Moody's said a one percentage point increase in yields roughly equates to an additional €3 billion a year of funding costs.
On October 17, Moody's said it could place France on negative outlook in the next three months if the costs for helping to bail out banks and other euro zone members overstretched its budget.
"Elevated borrowing costs persisting for an extended period would amplify the fiscal challenges the French government faces amid a deteriorating growth outlook, with negative credit implications," said senior credit officer Alexander Kockerbeck in Moody's Weekly Credit Outlook.
Spanish government borrowing costs, meanwhile, rose as the financial markets found no reason for confidence from a sweeping election win for a right-wing government committed to radical budget cuts to balance the public finances.The yield or rate of return demanded by holders of benchmark Spanish 10-year government bonds rose to just under 6.58% this evening from 6.345% at the close on Friday.
Crisis spreads to core, say Rehn and Stark ECB policymaker Jurgen Stark has warned that the euro zone debt crisis has spread from the euro zone's periphery to its core economies and is affecting economies outside of Europe. The sovereign debt crisis has re-intensified and is now spreading over to other countries including so-called core countries. This is a new phenomenon," he told the Institute of International and European Affairs in Dublin.

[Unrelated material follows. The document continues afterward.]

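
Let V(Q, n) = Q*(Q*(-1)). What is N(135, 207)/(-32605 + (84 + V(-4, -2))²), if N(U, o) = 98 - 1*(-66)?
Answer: -164/27981 ≈ -0.0058611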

He added that most advanced economies were now facing serious problems with their public debt levels.Stark's warning followed similar comments from EU Economic Affairs Commissioner Olli Rehn, who said Europe's sovereign debt crisis was hitting the core of the euro zone and there should be "no illusions" about this.
Mr Rehn told a Brussels seminar this morning that Europe's economic standstill was "bound to slow down" improvements in public finances.
He said that implementing EU single market reforms would increase EU GDP by over 3 per cent by 2020.He also said that Europe must push for measures that enhance growth and have a confidence building impact in the short term.